Friday 19 December 2014

I wish it could be Christmas every day

“Do you know that song, All About that Bass?” How to respond to a client who asks this? I knew it, but didn’t really know it. Also, the sound world of a highly produced pop song like this is hard to reproduce with the resources in a music therapy session. So we can explore the meaning of the fantasy (wanting to be a pop star, wishing for magical musical competence), we can try to find a way of recreating the song (getting hold of a recording, or the sheet music, or the chords and lyrics) or it could be interpreted as a test of the therapist’s limitations. Part of what is implied by the question is a desire to make music together by finding common ground. Is there a song we both know which we could do? Where is our shared culture? For young children we have a repertoire of songs and nursery rhymes which are widely used, at least within the UK. When you’re a parent you pick a lot of these up, or are reminded of them from your own childhood: The Wheels on the Bus, Wind the Bobbin Up, Old MacDonald Had a Farm and so on. Some of these date back many generations. They may even be the closest thing we have to a shared folk music. But once children get past 5 years old we start to run out of material. For people with a church background this can become the source for shared musical culture, but otherwise our musical experiences are becoming increasingly disparate. There’s no guarantee that two randomly chosen people will know the same songs as each other.

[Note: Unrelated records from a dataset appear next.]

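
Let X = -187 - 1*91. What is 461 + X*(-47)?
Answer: 13527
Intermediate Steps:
X = -278 (X = -187 - 91 = -278)
461 + X*(-47) = 461 - 278*(-47) = 461 + 13066 = 13527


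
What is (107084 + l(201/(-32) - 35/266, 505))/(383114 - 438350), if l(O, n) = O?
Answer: -65103173/33583488 ≈ -1.9385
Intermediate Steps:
(107084 + l(201/(-32) - 35/266, 505))/(383114 - 438350) = (107084 + (201/(-32) - 35/266))/(383114 - 438350) = (107084 + (201*(-1/32) - 35*1/266))/(-55236) = (107084 + (-201/32 - 5/38))*(-1/55236) = (107084 - 3899/608)*(-1/55236) = (65103173/608)*(-1/55236) = -65103173/33583488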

Except at Christmas! Literally everybody knows Jingle Bells. You’d also stand a good chance with Silent Night, Rudolph the Red-Nosed Reindeer, White Christmas, and Oh Come, All Ye Faithful. For a few short weeks most people in the country have a shared musical world (and in the town too). Some of these songs are religious in content, but many aren’t. Some are beautiful pieces of music, some are bits of kitsch. But they are probably the most widely known songs in the English speaking world. In a session last week a boy asked me to play Rudolph… while he played along on a drum. This moment of clear musical structure and predictability gave us one of our most musically connected moments. I occasionally wonder what music therapy is like in cultures with a strong living folk music tradition, where collective music-making is more a part of people’s day-to-day lives, and perhaps Christmas gives us a taste of this. That blast from the past, having a sing-song around a piano, does still happen at Christmas. In the Bleak Midwinter rubs shoulders with Winter Wonderland. Group musical cohesion, containment, structured play, even elements of improvisation when the alcohol kicks in – it’s all there. And it produces results, livening up the party at the very least, and maybe even changing the way people feel about being in each other’s company. Then in January the songs are lost for another year and singing together in that spontaneous way becomes less possible again.